The Super Rich Love Estate Taxes?
Jude Wanniski
February 22, 2001

 

Memo To: David Rockefeller
From: Jude Wanniski
Re: Is Bruce Bartlett Right?

Bruce Bartlett, an economist who worked in the tax division of the Reagan and Bush Treasury departments, has written his syndicated column for Wednesday’s publication in the Washington Times and Townhall.com. He seems to think that the really, really rich families, like yours, have a vested interest in keeping the estate tax firmly in place. Not that you realize it, but it just so happens that there are so many ways for a really rich family to preserve its wealth and pay little in the way of estate taxes that chew up medium-size rich folks that it is part of your paradigm. A few years back, I wrote an essay entitled “Karl Marx Revisited: A Fluid Economy,” where I invited Marx back to life at the end of the Cold War and the experiment in communism and asked him look around and tell me how things looked to him now. I had to read a dozen books by him and about him to complete the exercise. You can actually read it if you like. But I did find that he makes the point clearly that when the really rich folks of Europe acquired great wealth, they found it in their interest to levy high taxes on the middle class and working class to keep them from rising up the opportunity ladder and challenging their sons and daughters. This was a revelation coming from a leftist like Marx, but I then discovered that Ludwig von Mises had made the same argument from the right. That is, even though the Super Rich have to pay high income taxes, they get to hold on to their wealth through legal institutions like foundations and trusts or tax havens. They have an interest in limiting the wealth of others to preserve their elite social status.

It is exactly the opposite of what George Soros and Warren Buffett and Bill Gates’s father are saying in their campaign to preserve the estate tax. They are filthy rich, as the populists like to put it, and now lecture those of us below that it would be bad for us and for our families if we got to be filthy rich too.
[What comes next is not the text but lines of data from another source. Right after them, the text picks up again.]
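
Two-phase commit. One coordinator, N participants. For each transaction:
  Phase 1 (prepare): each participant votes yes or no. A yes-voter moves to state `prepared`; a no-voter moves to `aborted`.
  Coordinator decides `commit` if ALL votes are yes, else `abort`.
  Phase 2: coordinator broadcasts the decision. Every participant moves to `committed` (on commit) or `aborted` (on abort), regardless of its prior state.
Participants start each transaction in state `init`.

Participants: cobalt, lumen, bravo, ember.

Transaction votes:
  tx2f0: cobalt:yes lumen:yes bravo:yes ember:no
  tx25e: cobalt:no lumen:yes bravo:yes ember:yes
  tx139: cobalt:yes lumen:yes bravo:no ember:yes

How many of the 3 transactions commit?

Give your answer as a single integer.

tx2f0: no from ember -> abort (commits=0)
tx25e: no from cobalt -> abort (commits=0)
tx139: no from bravo -> abort (commits=0)

Answer: 0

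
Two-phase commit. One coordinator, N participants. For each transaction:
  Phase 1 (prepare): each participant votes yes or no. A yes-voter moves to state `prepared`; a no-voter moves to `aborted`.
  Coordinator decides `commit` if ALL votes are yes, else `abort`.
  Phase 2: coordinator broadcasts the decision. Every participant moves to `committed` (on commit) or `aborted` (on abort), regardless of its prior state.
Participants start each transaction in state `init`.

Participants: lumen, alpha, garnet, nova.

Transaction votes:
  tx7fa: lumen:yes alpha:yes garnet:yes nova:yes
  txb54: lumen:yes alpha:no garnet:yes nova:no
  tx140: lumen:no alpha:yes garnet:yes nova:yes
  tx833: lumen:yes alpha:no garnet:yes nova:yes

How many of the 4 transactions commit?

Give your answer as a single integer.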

The way Bruce Bartlett sees it, the estate tax absolutely blocks out almost any family from expanding its monetary base into successive generations in a way that would enable them to found a dynasty. So the Rockefeller and the Ford and the DuPont dynasties, founded before the estate tax and the confiscatory income tax, might go sailing on into the next century, alongside Gates and Soros and Buffett and their trusts and foundations.
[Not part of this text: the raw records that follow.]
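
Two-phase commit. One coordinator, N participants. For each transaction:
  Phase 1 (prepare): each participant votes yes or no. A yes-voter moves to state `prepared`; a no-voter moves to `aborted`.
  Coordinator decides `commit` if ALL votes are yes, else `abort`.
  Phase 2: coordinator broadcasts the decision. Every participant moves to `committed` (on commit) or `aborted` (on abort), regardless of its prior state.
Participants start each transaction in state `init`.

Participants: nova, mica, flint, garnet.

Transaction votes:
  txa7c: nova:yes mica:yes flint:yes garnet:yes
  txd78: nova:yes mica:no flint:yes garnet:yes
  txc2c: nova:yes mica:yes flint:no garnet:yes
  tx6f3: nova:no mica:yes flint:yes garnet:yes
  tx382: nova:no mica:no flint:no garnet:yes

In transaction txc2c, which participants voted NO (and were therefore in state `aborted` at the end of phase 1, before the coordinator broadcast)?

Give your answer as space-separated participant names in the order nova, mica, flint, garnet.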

Do you see what I mean, David? Now the founder of the Rockefeller Dynasty, John D., your grandpa, got to be so rich that he practically had more assets than the United States government. I’m sure you’ll agree that before he died, the things he did with that great wealth -- and his genius for seeing piles of gold where others saw only piles of dirt -- helped make this a great and powerful nation. In other words, it was Grandpa Rockefeller who developed the Mesabi Range, with private capital. The story of his life and contributions to his countrymen is a phenomenal one. Imagine if he had to face the income tax and the capital gains tax and the estate tax all along the way. The government would have gotten the money and invested it in who knows what? A national missile defense shield, maybe. Or a new Cabinet level department of Global Warming. As long as your grandfather had a genius for investment that multiplied many times over, it was the people of the United States who benefitted most. He could only eat three squares a day and wear one suit of clothes at a time. The rest was capital, as in “capitalism.” You once made fun of Michael Milken, I remember, for getting a paycheck for $550 million in one year. I had to laugh because if you converted the dollar into gold weights that were applicable to the late 19th century and early 20th, John D. Rockefeller made more than $550 million a year for a generation. Anyway, since we’ve met casually a few times and you seem to be a nice fellow even though you are filthy rich, I thought you might read Bruce Bartlett’s column and find it food for thought.